La machine, c’est denovoCast, développée avec le Centre suisse d’électronique et de microtechnique (CSEMLien externe) à Neuchâtel. Elle est capable de fabriquer plusieurs greffons de peau simultanément, dans un processus entièrement fermé, sans aucune intervention manuelle. Ses concepteurs en attendent un gain de plus de 30% dans les temps de production et une qualité constante.
CUTISS semble donc bien armée pour partir à l’assaut d’un marché estimé à plus de 2 milliards de dollars pour les brûlures graves et plus de 5 milliards pour la reconstruction des cicatrices de brûlures – ceci rien qu’en Europe et aux États-Unis. N’est-ce pas un peu gros pour une société qui pour l’instant emploie moins de 40 personnes? «Il y a 20 centres d’excellence pour le traitement des grands brûlés en Europe, précise Daniela Marino. Nous allons commencer par travailler avec eux, et cela, nous pouvons le faire seuls. Après, bien sûr, il faudra trouver des partenaires».

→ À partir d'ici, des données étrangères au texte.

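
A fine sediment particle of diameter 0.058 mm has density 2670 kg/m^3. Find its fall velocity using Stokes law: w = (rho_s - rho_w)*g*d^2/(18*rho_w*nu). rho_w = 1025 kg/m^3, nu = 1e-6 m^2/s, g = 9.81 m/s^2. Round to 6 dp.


w = (rho_s - rho_w) * g * d^2 / (18 * rho_w * nu)
d = 0.058 mm = 0.000058 m
rho_s - rho_w = 2670 - 1025 = 1645
Numerator = 1645 * 9.81 * (0.000058)^2 = 0.000054286382
Denominator = 18 * 1025 * 1e-6 = 0.018450
w = 0.002942 m/s

0.002942


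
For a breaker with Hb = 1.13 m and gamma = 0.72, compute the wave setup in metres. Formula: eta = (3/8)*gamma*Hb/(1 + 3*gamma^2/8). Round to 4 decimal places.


eta = (3/8) * gamma * Hb / (1 + 3*gamma^2/8)
Numerator = (3/8) * 0.72 * 1.13 = 0.305100
Denominator = 1 + 3*0.72^2/8 = 1 + 0.194400 = 1.194400
eta = 0.305100 / 1.194400
eta = 0.2554 m

0.2554


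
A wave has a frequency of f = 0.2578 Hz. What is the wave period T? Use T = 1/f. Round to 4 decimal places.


T = 1 / f
T = 1 / 0.2578
T = 3.8790 s

3.8790


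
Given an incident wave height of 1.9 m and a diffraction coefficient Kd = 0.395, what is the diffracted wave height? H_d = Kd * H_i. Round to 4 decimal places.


H_d = Kd * H_i
H_d = 0.395 * 1.9
H_d = 0.7505 m

0.7505


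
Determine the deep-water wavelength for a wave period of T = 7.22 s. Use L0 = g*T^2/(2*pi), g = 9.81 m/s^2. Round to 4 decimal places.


L0 = g * T^2 / (2 * pi)
L0 = 9.81 * 7.22^2 / (2 * pi)
L0 = 9.81 * 52.1284 / 6.28319
L0 = 511.3796 / 6.28319
L0 = 81.3886 m

81.3886


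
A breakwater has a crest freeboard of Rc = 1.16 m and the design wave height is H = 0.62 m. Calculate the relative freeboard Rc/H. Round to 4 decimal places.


Relative freeboard = Rc / H
= 1.16 / 0.62
= 1.8710

1.8710


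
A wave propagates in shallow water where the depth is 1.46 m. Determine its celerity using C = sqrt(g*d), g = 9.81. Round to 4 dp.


Using the shallow-water approximation:
C = sqrt(g * d) = sqrt(9.81 * 1.46)
C = sqrt(14.3226)
C = 3.7845 m/s

3.7845


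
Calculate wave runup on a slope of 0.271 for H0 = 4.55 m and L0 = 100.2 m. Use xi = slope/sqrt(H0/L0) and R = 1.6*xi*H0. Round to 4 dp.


xi = slope / sqrt(H0/L0)
H0/L0 = 4.55/100.2 = 0.045409
sqrt(0.045409) = 0.213094
xi = 0.271 / 0.213094 = 1.271737
R = 1.6 * xi * H0 = 1.6 * 1.271737 * 4.55
R = 9.2582 m

9.2582


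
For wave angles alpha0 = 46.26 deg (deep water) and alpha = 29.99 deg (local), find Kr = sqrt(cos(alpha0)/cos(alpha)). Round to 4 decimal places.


Kr = sqrt(cos(alpha0) / cos(alpha))
cos(46.26) = 0.691387
cos(29.99) = 0.866113
Kr = sqrt(0.691387 / 0.866113)
Kr = sqrt(0.798264)
Kr = 0.8935

0.8935


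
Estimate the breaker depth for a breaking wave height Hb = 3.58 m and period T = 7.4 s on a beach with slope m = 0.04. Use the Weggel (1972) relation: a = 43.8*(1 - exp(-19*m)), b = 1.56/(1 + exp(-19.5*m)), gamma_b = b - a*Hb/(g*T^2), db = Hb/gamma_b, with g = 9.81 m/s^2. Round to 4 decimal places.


a = 43.8 * (1 - exp(-19 * m))
exp(-19 * 0.04) = exp(-0.7600) = 0.467666
a = 43.8 * (1 - 0.467666) = 23.316210
b = 1.56 / (1 + exp(-19.5 * m))
exp(-19.5 * 0.04) = exp(-0.7800) = 0.458406
b = 1.56 / (1 + 0.458406) = 1.069661
Hb / (g * T^2) = 3.58 / (9.81 * 7.4^2) = 3.58 / 537.1956 = 0.00666424
gamma_b = b - a * Hb/(g*T^2) = 1.069661 - 23.316210 * 0.00666424 = 0.914276
db = Hb / gamma_b = 3.58 / 0.914276
db = 3.9157 m

3.9157


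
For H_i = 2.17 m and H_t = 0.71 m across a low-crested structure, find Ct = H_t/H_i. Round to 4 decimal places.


Ct = H_t / H_i
Ct = 0.71 / 2.17
Ct = 0.3272

0.3272


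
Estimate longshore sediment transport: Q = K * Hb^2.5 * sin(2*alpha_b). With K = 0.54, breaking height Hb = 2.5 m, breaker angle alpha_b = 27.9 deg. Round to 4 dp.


Q = K * Hb^2.5 * sin(2 * alpha_b)
Hb^2.5 = 2.5^2.5 = 9.882118
sin(2 * 27.9) = sin(55.8) = 0.827081
Q = 0.54 * 9.882118 * 0.827081
Q = 4.4136 m^3/s

4.4136


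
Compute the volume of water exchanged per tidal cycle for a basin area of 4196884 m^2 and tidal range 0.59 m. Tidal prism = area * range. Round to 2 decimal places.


Tidal prism = Area * Tidal range
P = 4196884 * 0.59
P = 2476161.56 m^3

2476161.56


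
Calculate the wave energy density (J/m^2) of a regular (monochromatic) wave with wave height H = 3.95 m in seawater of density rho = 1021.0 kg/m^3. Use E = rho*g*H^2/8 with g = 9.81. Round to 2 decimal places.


E = (1/8) * rho * g * H^2
E = (1/8) * 1021.0 * 9.81 * 3.95^2
E = 0.125 * 1021.0 * 9.81 * 15.6025
E = 19534.35 J/m^2

19534.35


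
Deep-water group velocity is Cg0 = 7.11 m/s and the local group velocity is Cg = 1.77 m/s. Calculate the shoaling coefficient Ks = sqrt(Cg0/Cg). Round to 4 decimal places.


Ks = sqrt(Cg0 / Cg)
Ks = sqrt(7.11 / 1.77)
Ks = sqrt(4.0169)
Ks = 2.0042

2.0042


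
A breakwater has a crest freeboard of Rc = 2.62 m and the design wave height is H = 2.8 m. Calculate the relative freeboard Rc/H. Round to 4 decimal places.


Relative freeboard = Rc / H
= 2.62 / 2.8
= 0.9357

0.9357


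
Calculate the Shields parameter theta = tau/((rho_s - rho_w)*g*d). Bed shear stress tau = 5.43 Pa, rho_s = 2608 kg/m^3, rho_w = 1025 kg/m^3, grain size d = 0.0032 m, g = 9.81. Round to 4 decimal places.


theta = tau / ((rho_s - rho_w) * g * d)
rho_s - rho_w = 2608 - 1025 = 1583
Denominator = 1583 * 9.81 * 0.0032 = 49.693536
theta = 5.43 / 49.693536
theta = 0.1093

0.1093


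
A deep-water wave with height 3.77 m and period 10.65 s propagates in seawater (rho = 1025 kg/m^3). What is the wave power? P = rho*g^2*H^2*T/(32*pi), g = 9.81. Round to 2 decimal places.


P = rho * g^2 * H^2 * T / (32 * pi)
P = 1025 * 9.81^2 * 3.77^2 * 10.65 / (32 * pi)
P = 1025 * 96.2361 * 14.2129 * 10.65 / 100.53096
P = 148523.21 W/m

148523.21


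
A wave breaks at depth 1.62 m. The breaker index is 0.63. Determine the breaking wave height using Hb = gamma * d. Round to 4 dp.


Hb = gamma * d
Hb = 0.63 * 1.62
Hb = 1.0206 m

1.0206


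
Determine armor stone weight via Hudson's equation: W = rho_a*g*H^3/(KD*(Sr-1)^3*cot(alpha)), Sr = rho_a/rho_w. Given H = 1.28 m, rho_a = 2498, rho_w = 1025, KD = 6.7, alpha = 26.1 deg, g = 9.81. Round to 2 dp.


Sr = rho_a / rho_w = 2498 / 1025 = 2.437073
(Sr - 1) = 1.437073
(Sr - 1)^3 = 2.967814
cot(26.1) = 1 / tan(26.1) = 1 / 0.489895 = 2.041254
Numerator = 2498 * 9.81 * 1.28^3 = 51391.5067
Denominator = 6.7 * 2.967814 * 2.041254 = 40.589013
W = 51391.5067 / 40.589013
W = 1266.14 N

1266.14


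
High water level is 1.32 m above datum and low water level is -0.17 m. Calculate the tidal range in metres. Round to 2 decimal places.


Tidal range = High water - Low water
Tidal range = 1.32 - (-0.17)
Tidal range = 1.49 m

1.49


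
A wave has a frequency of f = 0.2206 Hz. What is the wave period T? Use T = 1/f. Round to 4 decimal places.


T = 1 / f
T = 1 / 0.2206
T = 4.5331 s

4.5331


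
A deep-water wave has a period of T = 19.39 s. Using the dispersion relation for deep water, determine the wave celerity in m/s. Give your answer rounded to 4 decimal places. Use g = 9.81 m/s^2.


We use the deep-water celerity formula:
C = g * T / (2 * pi)
C = 9.81 * 19.39 / (2 * 3.14159...)
C = 190.215900 / 6.283185
C = 30.2738 m/s

30.2738


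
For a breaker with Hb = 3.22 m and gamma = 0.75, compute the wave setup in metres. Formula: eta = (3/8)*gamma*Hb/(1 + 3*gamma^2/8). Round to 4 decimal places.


eta = (3/8) * gamma * Hb / (1 + 3*gamma^2/8)
Numerator = (3/8) * 0.75 * 3.22 = 0.905625
Denominator = 1 + 3*0.75^2/8 = 1 + 0.210938 = 1.210938
eta = 0.905625 / 1.210938
eta = 0.7479 m

0.7479


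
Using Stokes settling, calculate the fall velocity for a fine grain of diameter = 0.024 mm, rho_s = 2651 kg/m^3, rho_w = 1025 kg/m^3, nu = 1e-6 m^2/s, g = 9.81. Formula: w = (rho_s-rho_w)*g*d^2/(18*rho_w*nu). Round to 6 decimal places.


w = (rho_s - rho_w) * g * d^2 / (18 * rho_w * nu)
d = 0.024 mm = 0.000024 m
rho_s - rho_w = 2651 - 1025 = 1626
Numerator = 1626 * 9.81 * (0.000024)^2 = 0.000009187811
Denominator = 18 * 1025 * 1e-6 = 0.018450
w = 0.000498 m/s

0.000498


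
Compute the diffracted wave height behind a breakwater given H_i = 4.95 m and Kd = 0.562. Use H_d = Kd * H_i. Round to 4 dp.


H_d = Kd * H_i
H_d = 0.562 * 4.95
H_d = 2.7819 m

2.7819


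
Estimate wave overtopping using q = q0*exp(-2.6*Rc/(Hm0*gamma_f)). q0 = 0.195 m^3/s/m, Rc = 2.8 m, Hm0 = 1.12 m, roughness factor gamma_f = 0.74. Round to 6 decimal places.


q = q0 * exp(-2.6 * Rc / (Hm0 * gamma_f))
Exponent = -2.6 * 2.8 / (1.12 * 0.74)
= -2.6 * 2.8 / 0.8288
= -8.783784
exp(-8.783784) = 0.000153
q = 0.195 * 0.000153
q = 0.000030 m^3/s/m

0.000030


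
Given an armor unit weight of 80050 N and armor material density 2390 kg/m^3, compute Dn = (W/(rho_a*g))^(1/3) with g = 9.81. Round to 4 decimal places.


V = W / (rho_a * g)
V = 80050 / (2390 * 9.81)
V = 80050 / 23445.90
V = 3.414243 m^3
Dn = V^(1/3) = 3.414243^(1/3)
Dn = 1.5058 m

1.5058


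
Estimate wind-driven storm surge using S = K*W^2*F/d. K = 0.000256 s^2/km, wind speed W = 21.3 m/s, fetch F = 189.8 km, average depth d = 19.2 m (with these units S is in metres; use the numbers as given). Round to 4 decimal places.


S = K * W^2 * F / d
W^2 = 21.3^2 = 453.69
S = 0.000256 * 453.69 * 189.8 / 19.2
Numerator = 0.000256 * 453.69 * 189.8 = 22.044253
S = 22.044253 / 19.2 = 1.1481 m

1.1481


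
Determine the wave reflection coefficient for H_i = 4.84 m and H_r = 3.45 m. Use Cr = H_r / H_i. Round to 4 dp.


Cr = H_r / H_i
Cr = 3.45 / 4.84
Cr = 0.7128

0.7128


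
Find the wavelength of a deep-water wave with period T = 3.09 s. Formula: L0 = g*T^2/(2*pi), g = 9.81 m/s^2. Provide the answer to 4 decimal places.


L0 = g * T^2 / (2 * pi)
L0 = 9.81 * 3.09^2 / (2 * pi)
L0 = 9.81 * 9.5481 / 6.28319
L0 = 93.6669 / 6.28319
L0 = 14.9075 m

14.9075


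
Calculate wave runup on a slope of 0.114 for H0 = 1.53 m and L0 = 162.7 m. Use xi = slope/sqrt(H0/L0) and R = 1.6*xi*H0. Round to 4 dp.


xi = slope / sqrt(H0/L0)
H0/L0 = 1.53/162.7 = 0.009404
sqrt(0.009404) = 0.096973
xi = 0.114 / 0.096973 = 1.175582
R = 1.6 * xi * H0 = 1.6 * 1.175582 * 1.53
R = 2.8778 m

2.8778


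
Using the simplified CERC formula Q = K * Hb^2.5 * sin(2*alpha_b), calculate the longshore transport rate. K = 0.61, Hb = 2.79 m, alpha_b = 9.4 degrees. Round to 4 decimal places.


Q = K * Hb^2.5 * sin(2 * alpha_b)
Hb^2.5 = 2.79^2.5 = 13.002010
sin(2 * 9.4) = sin(18.8) = 0.322266
Q = 0.61 * 13.002010 * 0.322266
Q = 2.5560 m^3/s

2.5560


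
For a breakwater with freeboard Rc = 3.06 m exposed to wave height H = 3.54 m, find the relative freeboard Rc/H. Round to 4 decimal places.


Relative freeboard = Rc / H
= 3.06 / 3.54
= 0.8644

0.8644


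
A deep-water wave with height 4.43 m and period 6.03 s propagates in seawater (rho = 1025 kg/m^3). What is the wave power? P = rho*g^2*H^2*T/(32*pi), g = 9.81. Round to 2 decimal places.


P = rho * g^2 * H^2 * T / (32 * pi)
P = 1025 * 9.81^2 * 4.43^2 * 6.03 / (32 * pi)
P = 1025 * 96.2361 * 19.6249 * 6.03 / 100.53096
P = 116114.59 W/m

116114.59


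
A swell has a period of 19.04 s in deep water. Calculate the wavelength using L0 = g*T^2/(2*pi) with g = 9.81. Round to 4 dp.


L0 = g * T^2 / (2 * pi)
L0 = 9.81 * 19.04^2 / (2 * pi)
L0 = 9.81 * 362.5216 / 6.28319
L0 = 3556.3369 / 6.28319
L0 = 566.0086 m

566.0086


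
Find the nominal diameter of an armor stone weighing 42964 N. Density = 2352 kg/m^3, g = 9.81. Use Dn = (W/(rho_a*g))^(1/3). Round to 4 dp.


V = W / (rho_a * g)
V = 42964 / (2352 * 9.81)
V = 42964 / 23073.12
V = 1.862080 m^3
Dn = V^(1/3) = 1.862080^(1/3)
Dn = 1.2303 m

1.2303


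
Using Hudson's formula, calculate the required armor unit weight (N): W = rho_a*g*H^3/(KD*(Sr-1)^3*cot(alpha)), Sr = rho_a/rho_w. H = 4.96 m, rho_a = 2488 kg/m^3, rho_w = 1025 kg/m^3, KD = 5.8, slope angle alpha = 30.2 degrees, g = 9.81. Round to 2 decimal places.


Sr = rho_a / rho_w = 2488 / 1025 = 2.427317
(Sr - 1) = 1.427317
(Sr - 1)^3 = 2.907779
cot(30.2) = 1 / tan(30.2) = 1 / 0.582014 = 1.718172
Numerator = 2488 * 9.81 * 4.96^3 = 2978272.3727
Denominator = 5.8 * 2.907779 * 1.718172 = 28.977173
W = 2978272.3727 / 28.977173
W = 102779.95 N

102779.95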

Du «swiss made» qui aimerait bien le rester
Dans toute sa phase de lancement, la start-up a bénéficié du soutien de l’agence suisse de promotion de l’innovation InnoSuisse, mais également du programme Horizon 2020 de l’Union européenne. Or on le sait, la Suisse vient de rompre ses négociations avec Bruxelles sur un accord-cadre qui devait notamment chapeauter ce genre de collaborations.
Sans vouloir «se mêler de politique», Daniela Marino «espère que l’on va résoudre ce problème». Car un durcissement des règles qui régissent les échanges entre la Suisse et l’UE pourrait avoir un impact sur sa société, qui va devoir importer et exporter. «Ce projet a démarré ici en 2001, il a toujours été suisse et ce serait bien de le garder swiss made», conclut la patronne de CUTISS.